Child Rights | Pakistan Press Foundation (PPF)

Pakistan Press Foundation

Child Rights

Last Friday, a long list of speakers representing the government as well as the society vocally advocated the importance of the protection of child rights. The National Child Rights Convention in Karachi 2012 served as a perfect platform to raise a very vital issue. It was suggested at the convention that all political parties in the country must incorporate the protection of child rights in their election manifestos. The speakers rightly stressed that political parties should work towards elimination of child labour and making secondary level education mandatory all over the country. There was also a unanimous demand for measures aimed at curbing incidents of child abuse in the country. Among all the issues facing Pakistani children, abuse is perhaps the ugliest.

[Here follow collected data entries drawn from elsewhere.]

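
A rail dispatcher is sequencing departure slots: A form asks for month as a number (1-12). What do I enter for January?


Calendar month order:
1. January <--
2. February
January is month number 1

1


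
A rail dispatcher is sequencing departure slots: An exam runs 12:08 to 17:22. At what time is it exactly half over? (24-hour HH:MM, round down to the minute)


Start time: 12:08 = 728 minutes from midnight
End time: 17:22 = 1042 minutes from midnight
Sum: 728 + 1042 = 1770
Midpoint: 1770 / 2 = 885 minutes
Convert: 885 / 60 = 14 hours, 45 minutes
Result: 14:45

14:45


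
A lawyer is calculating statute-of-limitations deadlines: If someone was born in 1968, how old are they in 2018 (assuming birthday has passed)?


Birth year: 1968
Current year: 2018
Age = current year - birth year
Age = 2018 - 1968 = 50

50


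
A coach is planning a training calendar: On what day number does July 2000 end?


Month: July
Year: 2000
July is a 31-day month
Total: 31 days

31


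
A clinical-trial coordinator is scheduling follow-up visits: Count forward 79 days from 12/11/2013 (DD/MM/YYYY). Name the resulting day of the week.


Start: 2013-11-12 (Tuesday)
Step 1 - find target date: add 79 days
  2013-11-12 + 79 days = 2014-01-30
Step 2 - day of week:
  79 mod 7 = 2
  Tuesday + 2 days -> Thursday
Result: Thursday (2014-01-30)

Thursday


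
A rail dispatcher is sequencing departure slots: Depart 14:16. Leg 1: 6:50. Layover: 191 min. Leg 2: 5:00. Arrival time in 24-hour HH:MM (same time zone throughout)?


Depart: 14:16
Leg 1: +410 min -> 21:06
Layover: +191 min -> 00:17
Leg 2: +300 min -> 05:17
Total travel: 901 minutes = 15h 1m
Arrival: 05:17

05:17


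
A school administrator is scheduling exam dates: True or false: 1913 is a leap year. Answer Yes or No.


Year: 1913
Divisible by 4? 1913 / 4 = 478.25 -> No
Not divisible by 4, so NOT a leap year

No


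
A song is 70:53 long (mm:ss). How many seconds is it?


Minutes: 70
Extra seconds: 53
Seconds per minute: 60
Minutes to seconds: 70 x 60 = 4200
Total: 4200 + 53 = 4253

4253


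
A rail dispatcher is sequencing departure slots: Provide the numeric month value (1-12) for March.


Calendar month order:
2. February
3. March <--
4. April
March is month number 3

3


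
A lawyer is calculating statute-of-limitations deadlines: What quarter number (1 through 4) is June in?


Month: June (month 6)
Q1: January-March (months 1-3)
Q2: April-June (months 4-6)
Q3: July-September (months 7-9)
Q4: October-December (months 10-12)
Month 6 falls in Q2

2


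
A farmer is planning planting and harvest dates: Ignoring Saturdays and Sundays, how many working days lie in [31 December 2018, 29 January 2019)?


Start: 2018-12-31 (Monday)
End (exclusive): 2019-01-29 (Tuesday)
Total calendar days: 29
Full weeks: 29 // 7 = 4 -> 20 weekdays
Remaining 1 days starting on Monday:
  Mon(w) -> 1 weekdays
Total business days: 20 + 1 = 21

21


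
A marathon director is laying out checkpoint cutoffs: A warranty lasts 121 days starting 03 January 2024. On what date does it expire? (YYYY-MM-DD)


Start: 2024-01-03
Adding 121 days
Days remaining in January: 28
After January: 93 days still to add
February 2024: 29 days, 64 remaining
March 2024: 31 days, 33 remaining
April 2024: 30 days, 3 remaining
May 2024 has 31 days, need 3
Result: 2024-05-03

2024-05-03


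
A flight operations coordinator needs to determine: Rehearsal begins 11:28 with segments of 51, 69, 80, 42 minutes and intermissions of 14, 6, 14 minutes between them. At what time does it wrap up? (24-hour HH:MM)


Start: 11:28 = 688 min from midnight
  after task 1 (51 min): 12:19
  after break (14 min): 12:33
  after task 2 (69 min): 13:42
  after break (6 min): 13:48
  after task 3 (80 min): 15:08
  after break (14 min): 15:22
  after task 4 (42 min): 16:04
Total elapsed: 276 minutes
End time: 16:04

16:04


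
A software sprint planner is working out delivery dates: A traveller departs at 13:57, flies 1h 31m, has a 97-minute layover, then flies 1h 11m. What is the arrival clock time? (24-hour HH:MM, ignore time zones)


Depart: 13:57
Leg 1: +91 min -> 15:28
Layover: +97 min -> 17:05
Leg 2: +71 min -> 18:16
Total travel: 259 minutes = 4h 19m
Arrival: 18:16

18:16


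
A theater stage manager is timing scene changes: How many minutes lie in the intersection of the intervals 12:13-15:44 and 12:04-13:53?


Interval A: [733, 944] minutes from midnight
Interval B: [724, 833] minutes from midnight
Overlap start = max(733, 724) = 733
Overlap end = min(944, 833) = 833
Overlap = 833 - 733 = 100 minutes

100


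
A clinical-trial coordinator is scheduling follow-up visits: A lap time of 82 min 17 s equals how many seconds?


Minutes: 82
Seconds: 17
Convert minutes to seconds: 82 x 60 = 4920
Add remaining seconds: 4920 + 17 = 4937

4937


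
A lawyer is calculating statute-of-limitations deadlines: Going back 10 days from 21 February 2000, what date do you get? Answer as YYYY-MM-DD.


Start: 2000-02-21
Subtracting 10 days
Days already passed in February: 21
Result: 2000-02-11

2000-02-11


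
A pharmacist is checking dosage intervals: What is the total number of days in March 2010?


Month: March
Year: 2010
March is a 31-day month
Total: 31 days

31


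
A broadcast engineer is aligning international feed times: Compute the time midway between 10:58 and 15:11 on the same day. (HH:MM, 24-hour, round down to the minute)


Start time: 10:58 = 658 minutes from midnight
End time: 15:11 = 911 minutes from midnight
Sum: 658 + 911 = 1569
Midpoint: 1569 / 2 = 784 minutes
Convert: 784 / 60 = 13 hours, 4 minutes
Result: 13:04

13:04


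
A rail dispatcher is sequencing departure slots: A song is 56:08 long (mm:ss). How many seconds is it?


Minutes: 56
Extra seconds: 8
Seconds per minute: 60
Minutes to seconds: 56 x 60 = 3360
Total: 3360 + 8 = 3368

3368


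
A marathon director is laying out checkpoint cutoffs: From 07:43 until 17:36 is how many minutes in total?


Start time: 07:43 = 463 minutes from midnight
End time: 17:36 = 1056 minutes from midnight
Difference: 1056 - 463 = 593 minutes
That is 9 hours and 53 minutes

593


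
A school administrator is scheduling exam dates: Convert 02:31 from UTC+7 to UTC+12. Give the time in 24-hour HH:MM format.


Local time: 02:31 at UTC+7 (offset 7h)
Target zone: UTC+12 (offset 12h)
Difference: 12 - (7) = 5 hours
Calculation: 2 + (5) = 7
Result: 07:31

07:31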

One recent example of child abuse is the case of a five-year-old girl who was gangraped in her village in Umerkot early this month. It has been two weeks since the incident took place but the child and her family are still awaiting justice. It has been reported that the accused belongs to an influential political family, which is why the police are unwilling to take him in custody.

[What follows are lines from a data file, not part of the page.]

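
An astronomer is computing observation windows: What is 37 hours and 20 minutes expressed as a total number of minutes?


Hours: 37
Minutes: 20
Convert hours to minutes: 37 x 60 = 2220
Add remaining minutes: 2220 + 20 = 2240

2240


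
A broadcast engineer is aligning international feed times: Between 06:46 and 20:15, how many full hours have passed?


Start: 06:46
End: 20:15
Hour difference: 20 - 6 = 14 hours
Minute difference: 15 - 46 = -31 minutes
Total minutes: 809
Complete hours: 809 / 60 = 13 (remainder 29)

13


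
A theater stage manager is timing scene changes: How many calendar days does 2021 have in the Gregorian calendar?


Year: 2021
Check leap year rules:
Divisible by 4? No
2021 is not a leap year
Days: 365

365


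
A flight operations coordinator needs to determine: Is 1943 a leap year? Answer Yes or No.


Year: 1943
Divisible by 4? 1943 / 4 = 485.75 -> No
Not divisible by 4, so NOT a leap year

No


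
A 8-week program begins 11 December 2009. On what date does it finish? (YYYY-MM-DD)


Start: 2009-12-11
Weeks to add: 8
Convert to days: 8 x 7 = 56 days
Add 56 days to 2009-12-11
Result: 2010-02-05

2010-02-05


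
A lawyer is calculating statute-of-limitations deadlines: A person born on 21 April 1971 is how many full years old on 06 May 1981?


Birth: 1971-04-21
Reference: 1981-05-06
Year difference: 1981 - 1971 = 10
Has birthday (04-21) occurred by 05-06? Yes
Age in full years: 10

10


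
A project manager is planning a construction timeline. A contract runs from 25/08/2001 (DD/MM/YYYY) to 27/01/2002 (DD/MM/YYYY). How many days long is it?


Start date: 2001-08-25
End date: 2002-01-27
Aug 2001: +7 days
Sep 2001: +30 days
Oct 2001: +31 days
... (3 more months)
Total: 155 days

155


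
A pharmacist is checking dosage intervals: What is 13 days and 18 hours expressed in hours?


Days: 13
Extra hours: 18
Hours per day: 24
Days to hours: 13 x 24 = 312
Total: 312 + 18 = 330

330


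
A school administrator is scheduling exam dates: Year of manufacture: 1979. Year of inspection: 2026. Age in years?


Birth year: 1979
Current year: 2026
Age = current year - birth year
Age = 2026 - 1979 = 47

47


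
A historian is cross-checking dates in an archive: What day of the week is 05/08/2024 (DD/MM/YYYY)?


Date: 2024-08-05
January 1, 2024 is a Monday
Day of year: 218
Offset from Jan 1: 217 days
217 mod 7 = 0
Result: Monday

Monday


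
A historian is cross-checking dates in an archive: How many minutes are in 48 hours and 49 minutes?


Hours: 48
Extra minutes: 49
Minutes per hour: 60
Hours to minutes: 48 x 60 = 2880
Total: 2880 + 49 = 2929

2929


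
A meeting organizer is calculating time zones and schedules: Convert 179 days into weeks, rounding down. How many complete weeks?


Total days: 179
Days per week: 7
Division: 179 / 7 = 25 remainder 4
Complete weeks: 25
Remaining days: 4

25


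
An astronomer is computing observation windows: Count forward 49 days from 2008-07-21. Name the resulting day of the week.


Start: 2008-07-21 (Monday)
Step 1 - find target date: add 49 days
  2008-07-21 + 49 days = 2008-09-08
Step 2 - day of week:
  49 mod 7 = 0
  Monday + 0 days -> Monday
Result: Monday (2008-09-08)

Monday


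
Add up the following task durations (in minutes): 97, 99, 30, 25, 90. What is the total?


Durations: 97, 99, 30, 25, 90
Running sum: 97
+ 99 = 196
+ 30 = 226
+ 25 = 251
+ 90 = 341
Total duration: 341 minutes
That is 5 hours and 41 minutes

341


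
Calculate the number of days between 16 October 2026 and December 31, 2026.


Start: October 16, 2026
End: December 31, 2026
Days left in October: 15
November: 30
December: 31
Sum of remaining months: 61
Total: 15 + 61 = 76

76


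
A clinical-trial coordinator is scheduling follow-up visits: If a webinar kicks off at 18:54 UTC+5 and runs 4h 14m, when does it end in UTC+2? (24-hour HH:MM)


Start: 18:54 in UTC+5
Step 1 - add duration:
  minutes: 54 + 14 = 68 (carry 1h)
  hours: 18 + 4 + 1 = 23
  end in UTC+5: 23:08
Step 2 - convert UTC+5 -> UTC+2:
  offset difference: 2 - (5) = -3 hours
  23 + (-3) = 20 -> mod 24 = 20
Result: 20:08 in UTC+2

20:08


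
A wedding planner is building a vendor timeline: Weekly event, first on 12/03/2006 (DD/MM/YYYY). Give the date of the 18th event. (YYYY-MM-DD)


First occurrence: 2006-03-12 (occurrence 1)
Each occurrence is 7 days after the previous.
Occurrence 18 is 17 weeks after the first.
17 weeks = 119 days
2006-03-12 + 119 days = 2006-07-09

2006-07-09


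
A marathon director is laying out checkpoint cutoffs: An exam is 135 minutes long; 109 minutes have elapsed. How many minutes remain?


Total budget: 135 minutes
Time used: 109 minutes
Remaining: 135 - 109 = 26 minutes
Percent used: 80.7%
Percent remaining: 19.3%

26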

In the meanwhile, the child’s misery is compounded by the fact that, despite repeated requests by her family, visitors have been hounding her at a local hospital. Scared to death by strangers after her ordeal, an abused child should be immediately shielded from the public eye. Unfortunately, few of us seem to care. Just recently, a provincial minister visited the child in the hospital along with a sizeable entourage. Unwilling to take action against the culprits, such people have no right to turn that little girl’s misery into cheap publicity for themselves. The National Child Rights Convention has raised all the right issues. For the most part, it remains for the state and its institutions to ensure that these issues are dealt with in the right way.